Deux points à l’ordre du jour et visite de madame la ministre de la Fonction Publique.

La délégation FORCE OUVRIERE était composée de :

Dominique REGNIER, Jacques BRIDE, Didier PIROT et Johann LAURENCY.

Etaient également présents comme experts présenté par FORCE OUVRIERE : Raphael GUTIERREZ et Christophe LEVEILLE pour le rapport police municipale et Joëlle RONDEPIERRE pour l’étude sur légalité professionnelle Femmes/Hommes.

I. POLICE MUNICIPALE

Un rapport sur la police municipale a été présenté sur lequel un expert FORCE OUVRIERE est ensuite intervenu pour exprimer notre position sur ce dossier, en résumé :

FORCE OUVRIERE a rappelé que la filière « Police municipale » est probablement celle qui a le plus évolué ces dernières années et en particulier depuis 1999.

FORCE OUVRIERE constate qu’à ce jour celle filière est très impactée par la révision générale des politiques publiques (RGPP) car celle-ci a entrainé un transfert de compétences et de personnels très important. Une des conséquences en est que les formations initiales sont à l'heure actuelle occupées à environ 50 % par des stagiaires provenant des autres administrations, gendarmerie et police nationale en particulier.

En ce qui concerne la fusion des forces de police municipale et rurale, FORCE OUVRIERE y est totalement favorable, d'autant plus que ceux-ci, aux dernières estimations, ne représenteraient plus que 950 gardes champêtres au niveau national. Ainsi, la dénomination la plus adaptée surtout avec l'avenir de l'intercommunalité serait « Police Territoriale ».

 Pour la problématique des agents de surveillance de la voie publique (ASVP), FORCE OUVRIERE a rappelé avoir fait des propositions concrètes. Notre organisation syndicale ne revendique ni plus ni moins que la création d’un cadre d’emplois. Cela permettrait d'éviter les abus sur leurs utilisations que nous connaissons à l'heure actuelle. Tout comme pour les assistants temporaires de police municipale (ATPM), Notre organisation syndicale préconise aussi une tenue différente de celle des policiers municipaux afin que le citoyen ait une meilleure lisibilité. Nous avons rappelé aux élus dans la salle qu'il en va d'ailleurs de leurs responsabilités.

Pour la formation, FORCE OUVRIERE a réitérée son souhait de voir se créer sous l’égide du CNFPT des écoles de police municipale. Ceci tendrait vers une meilleure professionnalisation. Une homogénéisation de la formation est nécessaire avec une harmonisation des écrits et la labellisation des formateurs. Notre organisation syndicale souhaite aussi la création d'un site internet actualisé sur lequel pourrait s'appuyer tous les policiers municipaux en particulier les petites polices rurales. Car tous les jours, il parait un texte législatif ou réglementaire intéressant la police municipale.

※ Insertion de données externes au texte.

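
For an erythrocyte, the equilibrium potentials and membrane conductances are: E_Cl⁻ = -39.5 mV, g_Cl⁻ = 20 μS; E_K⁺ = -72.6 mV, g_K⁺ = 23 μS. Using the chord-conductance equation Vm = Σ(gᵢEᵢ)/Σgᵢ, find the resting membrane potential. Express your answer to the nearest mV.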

In fine, FORCE OUVRIERE a rappelé qu'en parallèle du Conseil supérieur la fonction publique territoriale (CSFPT), la Commission consultative a également travaillé sur divers dossiers et qu’en particulier un accord sur le volet social est intervenu en mars dernier : indice 520, ISF, catégorie A... Mais à ce jour nous sommes toujours dans l'attente des décrets alors que ceux-ci avaient été promis pour le printemps.

FORCE OUVRIERE a interpellé la Direction Générale des collectivités locales à ce sujet et lui a indiqué que les policiers sur le terrain sont impatients. Cette intervention s’est appuyée sur la contribution de notre organisation annexée au rapport sur la filière « Police municipale » qui sera disponible dès que possible sur le site du CSFPT.

Le rapport a ensuite été soumis au vote et adopté par :

  • 26 voix POUR
  • 8 ABSTENTIONS (élus de la majorité présidentielle).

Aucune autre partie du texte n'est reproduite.